No sensitive little violets at the Social Liberal Forum conference
I don't think anyone would call me a 'sensitive little violet', especially as one of the aims of the Social Liberal Forum Conference last Saturday was to increase our visibility.
I'm not going to write about how any of the sessions at the conference went, because I didn't actually manage to sit all the way through any one of them. But others have started commenting already.
I spent most of the day trouble-shooting. Fortunately there wasn't too much going on that I would class as trouble. In fact, the main problem we encountered was some bugs with the AV which meant that the webcast was too quiet to hear properly. Luckily, Tracy Connell managed to record Nick Clegg giving the William Beveridge Memorial Lecture.
We were asked why we had invited Nick Clegg and other speakers who are not SLF members. But this was never intended to be an SLF lovefest. We wanted to provide a space where Lib Dems from across the party could explore and debate some of the core social issues, in a political context. The topics under discussion were all issues that are of central importance to social liberals, but we know that they also matter to everyone in the party, and indeed to many people outside.
So Nick Clegg addressed the title we had given him: 'How Liberal Democrats in Government are addressing Beveridge's "five giant evils" (Want, Disease, Ignorance, Squalor and Idleness)'.
We had been planning this conference for eight months. By 'we' I mean the conference team of Geoff Payne (the Hackney one), Prateek Buch, Liz Maffei, Naomi Smith, Kirsten de Keyser and myself, as project manager. We are all volunteers, but we made a great team. We divided up the tasks between us and met on a monthly basis in some rather pleasant pubs and restaurants.
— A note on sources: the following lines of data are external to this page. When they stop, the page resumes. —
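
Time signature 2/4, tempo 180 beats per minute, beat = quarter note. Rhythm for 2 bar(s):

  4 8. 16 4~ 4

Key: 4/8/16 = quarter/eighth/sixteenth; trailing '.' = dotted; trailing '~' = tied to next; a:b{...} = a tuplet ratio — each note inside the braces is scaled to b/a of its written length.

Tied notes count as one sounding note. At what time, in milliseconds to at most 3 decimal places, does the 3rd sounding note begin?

note 3 onset = 7/4b = 583.333ms

1. 0.0ms @ 0 + 333.333ms (1)
2. 333.333ms @ 1 + 250.0ms (3/4)
3. 583.333ms @ 7/4 + 83.333ms (1/4)
4. 666.667ms @ 2 + 666.667ms (2)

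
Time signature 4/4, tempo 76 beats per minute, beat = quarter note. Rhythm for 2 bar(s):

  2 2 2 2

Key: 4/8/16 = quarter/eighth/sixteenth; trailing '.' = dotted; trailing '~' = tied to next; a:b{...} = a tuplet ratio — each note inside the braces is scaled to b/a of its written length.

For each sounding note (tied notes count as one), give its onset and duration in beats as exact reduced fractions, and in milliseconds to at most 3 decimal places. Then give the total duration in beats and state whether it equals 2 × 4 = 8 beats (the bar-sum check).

1) 0.0ms=0b +1578.947ms=2b
2) 1578.947ms=2b +1578.947ms=2b
3) 3157.895ms=4b +1578.947ms=2b
4) 4736.842ms=6b +1578.947ms=2b
Σ=8b of 8 (76bpm 4/4) — PASS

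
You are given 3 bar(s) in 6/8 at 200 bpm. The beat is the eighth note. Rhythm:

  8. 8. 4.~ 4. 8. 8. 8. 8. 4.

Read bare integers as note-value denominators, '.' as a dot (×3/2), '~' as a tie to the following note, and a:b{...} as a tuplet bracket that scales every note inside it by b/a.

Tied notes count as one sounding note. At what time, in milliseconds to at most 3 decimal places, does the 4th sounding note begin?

note 4 onset = 9b = 2700.0ms

1. 0.0ms @ 0 + 450.0ms (3/2)
2. 450.0ms @ 3/2 + 450.0ms (3/2)
3. 900.0ms @ 3 + 1800.0ms (6)
4. 2700.0ms @ 9 + 450.0ms (3/2)
5. 3150.0ms @ 21/2 + 450.0ms (3/2)
6. 3600.0ms @ 12 + 450.0ms (3/2)
7. 4050.0ms @ 27/2 + 450.0ms (3/2)
8. 4500.0ms @ 15 + 900.0ms (3)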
Geoff is a genius at constructing a programme of topics and speakers. We decided to have a theme of intergenerational justice, which would allow us to explore the impact of coalition policy on the old and young and the interplay between them. So under his guidance we created sessions on economics, housing, education and social mobility, well-being, care, and inequality.
But we also took a look at how new political expressions have sprung up, including the Occupy movement. Sadly, both Naomi Colvin from Occupy and Shiv Malik from The Guardian were both taken ill, so we missed their perspectives. Another session asked whether the Government is tackling the causes of last summer's riots.
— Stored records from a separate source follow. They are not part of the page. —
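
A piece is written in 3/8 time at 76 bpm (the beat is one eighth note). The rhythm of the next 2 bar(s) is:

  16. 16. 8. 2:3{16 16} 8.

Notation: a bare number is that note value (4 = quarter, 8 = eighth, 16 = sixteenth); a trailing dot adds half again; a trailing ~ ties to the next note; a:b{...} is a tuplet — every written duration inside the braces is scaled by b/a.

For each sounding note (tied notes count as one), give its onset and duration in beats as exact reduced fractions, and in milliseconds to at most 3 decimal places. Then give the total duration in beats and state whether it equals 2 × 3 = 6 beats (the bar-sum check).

1) 0.0ms=0b +592.105ms=3/4b
2) 592.105ms=3/4b +592.105ms=3/4b
3) 1184.211ms=3/2b +1184.211ms=3/2b
4) 2368.421ms=3b +592.105ms=3/4b
5) 2960.526ms=15/4b +592.105ms=3/4b
6) 3552.632ms=9/2b +1184.211ms=3/2b
Σ=6b of 6 (76bpm 3/8) — PASS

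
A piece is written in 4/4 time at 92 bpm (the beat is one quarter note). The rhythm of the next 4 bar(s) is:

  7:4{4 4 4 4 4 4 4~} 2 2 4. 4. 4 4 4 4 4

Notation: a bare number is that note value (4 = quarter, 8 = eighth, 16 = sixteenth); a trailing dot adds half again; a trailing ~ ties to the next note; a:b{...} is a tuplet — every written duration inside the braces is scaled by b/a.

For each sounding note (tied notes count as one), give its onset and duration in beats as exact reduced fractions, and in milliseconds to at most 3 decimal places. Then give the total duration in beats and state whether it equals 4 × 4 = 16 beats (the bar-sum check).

1) 0.0ms=0b +372.671ms=4/7b
2) 372.671ms=4/7b +372.671ms=4/7b
3) 745.342ms=8/7b +372.671ms=4/7b
4) 1118.012ms=12/7b +372.671ms=4/7b
5) 1490.683ms=16/7b +372.671ms=4/7b
6) 1863.354ms=20/7b +372.671ms=4/7b
7) 2236.025ms=24/7b +1677.019ms=18/7b
8) 3913.043ms=6b +1304.348ms=2b
9) 5217.391ms=8b +978.261ms=3/2b
10) 6195.652ms=19/2b +978.261ms=3/2b
11) 7173.913ms=11b +652.174ms=1b
12) 7826.087ms=12b +652.174ms=1b
13) 8478.261ms=13b +652.174ms=1b
14) 9130.435ms=14b +652.174ms=1b
15) 9782.609ms=15b +652.174ms=1b
Σ=16b of 16 (92bpm 4/4) — PASS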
Altogether we had 39 speakers or chairs on the programme, eight of whom provided perspectives from outside the party. Seven parliamentarians spoke, including two Cabinet members (Nick Clegg and Ed Davey), two ministers (Lynne Featherstone and Paul Burstow), one peer (Claire Tyler) plus Simon Hughes and Tom Brake.
I was very keen that people would be able to network easily, so we gave a lot of thought to the location of refreshments and the dozen or so exhibition stalls. This seemed to work well at our venue at the Waterloo campus of Kings College London.
If you were there then I hope you enjoyed it, and we will be contacting you soon to ask for feedback. If you weren't then watch out for next year.